We have a complete mimic of the base table with a few extra columns for tracking. So Employee table has an EmployeeDeleted table with the same schema but extra columns for when it was deleted and who deleted it and sometimes even the reason for deletion. You can even get fancy and have triggers do the insertion directly instead of going through applications/procs.
Biggest Advantage: no flag to worry about during selects
Biggest Disadvantage: any schema changes to the base table also have to be made on the "deleted" table
Best for: situations where for whatever reason (usually political with us) many not-as-experienced people have rights to the data but still expect it to be accurate without having to understand flags or schemas, etc
I've used soft deletes before on a number of applications I've worked on, and overall it's worked out quite well. Yes, there is the issue of always having to remember to add AND IsActive = 1 to all of your SELECT queries, but really that's not so bad. You can create views if you don't want to have to remember to always do that.

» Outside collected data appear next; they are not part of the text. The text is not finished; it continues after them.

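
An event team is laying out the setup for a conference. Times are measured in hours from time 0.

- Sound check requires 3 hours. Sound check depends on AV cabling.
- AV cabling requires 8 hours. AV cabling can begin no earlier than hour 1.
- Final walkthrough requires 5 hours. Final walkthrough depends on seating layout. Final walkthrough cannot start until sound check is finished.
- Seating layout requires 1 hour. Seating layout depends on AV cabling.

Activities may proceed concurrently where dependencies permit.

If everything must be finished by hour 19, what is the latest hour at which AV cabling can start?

To finish by hour 19, final walkthrough (duration 5) must start no later than hour 14.
Since final walkthrough (must start by hour 14) depends on it, seating layout must finish by hour 14. Backing off its 1-hour duration gives a latest start of hour 13.
Since final walkthrough (must start by hour 14) depends on it, sound check must finish by hour 14. Backing off its 3-hour duration gives a latest start of hour 11.
AV cabling has several dependents: seating layout (must start by hour 13); sound check (must start by hour 11). The earliest of those limits is hour 11, so AV cabling must start by 11 − 8 = hour 3.

3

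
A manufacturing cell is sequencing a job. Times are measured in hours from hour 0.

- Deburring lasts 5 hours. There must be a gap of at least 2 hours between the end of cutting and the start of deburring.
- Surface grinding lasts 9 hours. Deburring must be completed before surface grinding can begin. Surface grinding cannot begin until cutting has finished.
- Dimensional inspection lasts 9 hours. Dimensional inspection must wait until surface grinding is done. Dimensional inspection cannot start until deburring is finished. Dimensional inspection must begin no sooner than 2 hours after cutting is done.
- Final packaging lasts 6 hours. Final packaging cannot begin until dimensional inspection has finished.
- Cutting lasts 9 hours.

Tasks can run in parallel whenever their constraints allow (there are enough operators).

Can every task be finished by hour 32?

No

Cutting has no prerequisites, so it starts at hour 0 and finishes at hour 9.
Deburring waits on cutting (finishes hour 9, plus 2-hour gap → hour 11), so it starts at hour 11 and finishes at 11 + 5 = hour 16.
Surface grinding has to wait for deburring (finishes hour 16); cutting (finishes hour 9). The latest of these is hour 16, so surface grinding runs hour 16 to 16 + 9 = hour 25.
For dimensional inspection: surface grinding (finishes hour 25); deburring (finishes hour 16); cutting (finishes hour 9, plus 2-hour gap → hour 11). Taking the maximum gives a start of hour 25, and it finishes at 25 + 9 = hour 34.
After dimensional inspection (finishes hour 34), final packaging can start at hour 34 and finishes at hour 40.
The earliest everything can be done is hour 40, which is after the deadline of 32, so it is not possible.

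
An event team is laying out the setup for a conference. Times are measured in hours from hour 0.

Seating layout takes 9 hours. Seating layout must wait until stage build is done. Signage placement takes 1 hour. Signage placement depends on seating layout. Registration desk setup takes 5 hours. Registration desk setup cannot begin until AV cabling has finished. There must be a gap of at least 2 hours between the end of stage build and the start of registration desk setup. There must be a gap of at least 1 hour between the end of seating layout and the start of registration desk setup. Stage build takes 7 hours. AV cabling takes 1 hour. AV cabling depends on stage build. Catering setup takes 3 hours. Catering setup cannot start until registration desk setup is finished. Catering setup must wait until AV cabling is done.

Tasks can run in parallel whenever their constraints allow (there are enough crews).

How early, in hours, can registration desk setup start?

17

Stage build has no prerequisites, so it starts at hour 0 and finishes at hour 7.
Seating layout waits on stage build (finishes hour 7), so it starts at hour 7 and finishes at 7 + 9 = hour 16.
After stage build (finishes hour 7), AV cabling can start at hour 7 and finishes at hour 8.
Registration desk setup waits on AV cabling (finishes hour 8); stage build (finishes hour 7, plus 2-hour gap → hour 9); seating layout (finishes hour 16, plus 1-hour gap → hour 17). The latest of these is hour 17, which is the earliest registration desk setup can start.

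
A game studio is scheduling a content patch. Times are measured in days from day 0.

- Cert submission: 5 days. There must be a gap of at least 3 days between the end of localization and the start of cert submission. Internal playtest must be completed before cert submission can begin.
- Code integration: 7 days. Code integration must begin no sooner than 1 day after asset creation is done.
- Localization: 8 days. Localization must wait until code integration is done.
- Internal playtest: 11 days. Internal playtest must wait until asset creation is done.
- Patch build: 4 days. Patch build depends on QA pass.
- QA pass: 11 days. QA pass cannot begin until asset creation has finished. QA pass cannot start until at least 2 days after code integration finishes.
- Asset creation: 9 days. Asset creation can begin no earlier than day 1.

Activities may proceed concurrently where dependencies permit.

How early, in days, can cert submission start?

29

After its own release at day 1, asset creation can start at day 1 and finishes at day 10.
After asset creation (finishes day 10), internal playtest can start at day 10 and finishes at day 21.
Code integration cannot begin until asset creation (finishes day 10, plus 1-day gap → day 11). It runs from day 11 to 11 + 7 = day 18.
Localization cannot begin until code integration (finishes day 18). It runs from day 18 to 18 + 8 = day 26.
Cert submission waits on localization (finishes day 26, plus 3-day gap → day 29); internal playtest (finishes day 21). The latest of these is day 29, which is the earliest cert submission can start.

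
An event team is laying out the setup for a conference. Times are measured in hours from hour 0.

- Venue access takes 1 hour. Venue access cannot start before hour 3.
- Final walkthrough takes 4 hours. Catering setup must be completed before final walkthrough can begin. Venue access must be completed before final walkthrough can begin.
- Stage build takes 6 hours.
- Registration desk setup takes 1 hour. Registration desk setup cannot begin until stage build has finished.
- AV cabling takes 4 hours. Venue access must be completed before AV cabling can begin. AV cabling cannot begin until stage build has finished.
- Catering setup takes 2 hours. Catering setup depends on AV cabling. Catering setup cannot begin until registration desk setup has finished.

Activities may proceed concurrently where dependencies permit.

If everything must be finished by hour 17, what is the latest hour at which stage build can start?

Final walkthrough has no dependents, so it just needs to finish by hour 17. Starting by 17 − 4 = hour 13 achieves that.
Since final walkthrough (must start by hour 13) depends on it, catering setup must finish by hour 13. Backing off its 2-hour duration gives a latest start of hour 11.
AV cabling feeds into catering setup (must start by hour 11); so AV cabling must finish by hour 11 and therefore start by hour 7.
Registration desk setup must finish before catering setup (must start by hour 11). With a 1-hour duration, registration desk setup must start by 11 − 1 = hour 10.
Stage build feeds AV cabling (must start by hour 7); registration desk setup (must start by hour 10). Taking the minimum, stage build must finish by hour 7 and start by 7 − 6 = hour 1.

1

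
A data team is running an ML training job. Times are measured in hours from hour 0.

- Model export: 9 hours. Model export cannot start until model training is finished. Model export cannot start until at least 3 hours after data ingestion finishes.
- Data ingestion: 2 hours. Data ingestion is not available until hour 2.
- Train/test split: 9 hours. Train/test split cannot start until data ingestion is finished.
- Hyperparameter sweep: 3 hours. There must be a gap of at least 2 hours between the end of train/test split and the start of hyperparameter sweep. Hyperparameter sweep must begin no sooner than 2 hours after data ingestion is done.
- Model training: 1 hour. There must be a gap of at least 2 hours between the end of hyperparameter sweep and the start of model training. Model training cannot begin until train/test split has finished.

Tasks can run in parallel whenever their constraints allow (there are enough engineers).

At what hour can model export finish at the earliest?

30

Data ingestion waits on its own release at hour 2, so it starts at hour 2 and finishes at 2 + 2 = hour 4.
Train/test split waits on data ingestion (finishes hour 4), so it starts at hour 4 and finishes at 4 + 9 = hour 13.
Hyperparameter sweep needs all of train/test split (finishes hour 13, plus 2-hour gap → hour 15); data ingestion (finishes hour 4, plus 2-hour gap → hour 6). That puts its earliest start at hour 15; it finishes at 15 + 3 = hour 18.
For model training: hyperparameter sweep (finishes hour 18, plus 2-hour gap → hour 20); train/test split (finishes hour 13). Taking the maximum gives a start of hour 20, and it finishes at 20 + 1 = hour 21.
For model export: model training (finishes hour 21); data ingestion (finishes hour 4, plus 3-hour gap → hour 7). Taking the maximum gives a start of hour 21, and it finishes at 21 + 9 = hour 30.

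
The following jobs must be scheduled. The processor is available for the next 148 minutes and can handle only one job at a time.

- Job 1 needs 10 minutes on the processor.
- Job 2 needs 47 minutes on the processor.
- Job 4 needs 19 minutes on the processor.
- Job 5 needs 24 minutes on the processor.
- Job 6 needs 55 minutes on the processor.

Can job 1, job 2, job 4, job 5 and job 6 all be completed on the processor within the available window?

No

Running back to back, the jobs need 10 + 47 + 19 + 24 + 55 = 155 minutes on the processor.
Since 155 > 148, they cannot all fit.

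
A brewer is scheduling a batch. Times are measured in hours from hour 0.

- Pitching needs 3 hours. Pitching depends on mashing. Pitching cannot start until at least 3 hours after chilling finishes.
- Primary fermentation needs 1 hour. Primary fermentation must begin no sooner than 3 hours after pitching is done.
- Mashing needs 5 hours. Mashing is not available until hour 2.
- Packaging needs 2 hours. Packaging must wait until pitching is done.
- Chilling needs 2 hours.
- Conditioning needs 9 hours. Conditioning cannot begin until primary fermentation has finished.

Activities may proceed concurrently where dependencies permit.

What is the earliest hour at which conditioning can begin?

14

Chilling has no prerequisites, so it starts at hour 0 and finishes at hour 2.
Mashing cannot begin until its own release at hour 2. It runs from hour 2 to 2 + 5 = hour 7.
Pitching needs all of mashing (finishes hour 7); chilling (finishes hour 2, plus 3-hour gap → hour 5). That puts its earliest start at hour 7; it finishes at 7 + 3 = hour 10.
After pitching (finishes hour 10, plus 3-hour gap → hour 13), primary fermentation can start at hour 13 and finishes at hour 14.
Conditioning waits on primary fermentation (finishes hour 14), so the earliest it can start is hour 14.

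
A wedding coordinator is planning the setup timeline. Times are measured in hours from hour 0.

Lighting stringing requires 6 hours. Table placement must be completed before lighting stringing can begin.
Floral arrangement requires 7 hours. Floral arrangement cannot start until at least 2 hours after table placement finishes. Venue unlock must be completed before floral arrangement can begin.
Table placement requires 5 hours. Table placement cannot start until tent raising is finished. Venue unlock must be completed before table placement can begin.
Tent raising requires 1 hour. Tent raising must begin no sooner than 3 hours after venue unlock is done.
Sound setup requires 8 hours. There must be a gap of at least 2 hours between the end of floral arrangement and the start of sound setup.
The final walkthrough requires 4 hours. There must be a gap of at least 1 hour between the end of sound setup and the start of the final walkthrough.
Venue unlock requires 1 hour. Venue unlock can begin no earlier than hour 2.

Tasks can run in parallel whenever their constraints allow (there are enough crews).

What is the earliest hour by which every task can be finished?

36

Venue unlock waits on its own release at hour 2, so it starts at hour 2 and finishes at 2 + 1 = hour 3.
Tent raising waits on venue unlock (finishes hour 3, plus 3-hour gap → hour 6), so it starts at hour 6 and finishes at 6 + 1 = hour 7.
Table placement cannot start until tent raising (finishes hour 7); venue unlock (finishes hour 3). The controlling bound is hour 7, so table placement finishes at 7 + 5 = hour 12.
Lighting stringing cannot begin until table placement (finishes hour 12). It runs from hour 12 to 12 + 6 = hour 18.
Floral arrangement needs all of table placement (finishes hour 12, plus 2-hour gap → hour 14); venue unlock (finishes hour 3). That puts its earliest start at hour 14; it finishes at 14 + 7 = hour 21.
After floral arrangement (finishes hour 21, plus 2-hour gap → hour 23), sound setup can start at hour 23 and finishes at hour 31.
After sound setup (finishes hour 31, plus 1-hour gap → hour 32), the final walkthrough can start at hour 32 and finishes at hour 36.
All tasks are finished once the last one completes. Finish times: Venue unlock at 3, Tent raising at 7, Table placement at 12, Floral arrangement at 21, Lighting stringing at 18, Sound setup at 31, The final walkthrough at 36. The latest is hour 36.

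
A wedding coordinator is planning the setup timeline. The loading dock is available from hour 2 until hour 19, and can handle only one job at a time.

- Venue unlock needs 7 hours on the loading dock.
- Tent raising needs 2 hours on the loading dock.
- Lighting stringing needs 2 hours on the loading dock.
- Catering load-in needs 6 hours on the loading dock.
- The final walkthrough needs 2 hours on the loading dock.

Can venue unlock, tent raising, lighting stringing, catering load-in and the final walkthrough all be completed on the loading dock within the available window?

The loading dock window is 19 − 2 = 17 hours.
Running back to back, the jobs need 7 + 2 + 2 + 6 + 2 = 19 hours on the loading dock.
Since 19 > 17, they cannot all fit.

No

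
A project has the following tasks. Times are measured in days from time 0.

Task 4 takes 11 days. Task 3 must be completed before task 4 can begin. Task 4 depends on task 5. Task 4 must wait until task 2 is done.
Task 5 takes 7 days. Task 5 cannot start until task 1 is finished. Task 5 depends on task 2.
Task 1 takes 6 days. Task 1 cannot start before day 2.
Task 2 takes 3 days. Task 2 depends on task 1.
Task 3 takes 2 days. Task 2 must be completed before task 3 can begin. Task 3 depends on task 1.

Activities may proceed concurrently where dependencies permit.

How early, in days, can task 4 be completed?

29

Task 1 waits on its own release at day 2, so it starts at day 2 and finishes at 2 + 6 = day 8.
After task 1 (finishes day 8), task 2 can start at day 8 and finishes at day 11.
For task 5: task 1 (finishes day 8); task 2 (finishes day 11). Taking the maximum gives a start of day 11, and it finishes at 11 + 7 = day 18.
Task 3 has to wait for task 2 (finishes day 11); task 1 (finishes day 8). The latest of these is day 11, so task 3 runs day 11 to 11 + 2 = day 13.
Task 4 cannot start until task 3 (finishes day 13); task 5 (finishes day 18); task 2 (finishes day 11). The controlling bound is day 18, so task 4 finishes at 18 + 11 = day 29.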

The reason we've done this is because we had very specific business needs to be able to report on records that have been deleted. The reporting needs varied widely - sometimes they'd need to see just the active records, or just the inactive records, or sometimes a mix of both - so pushing all the deleted records into an audit table wasn't a very good option.
So, depending on your particular business needs, I think this approach is certainly a viable option.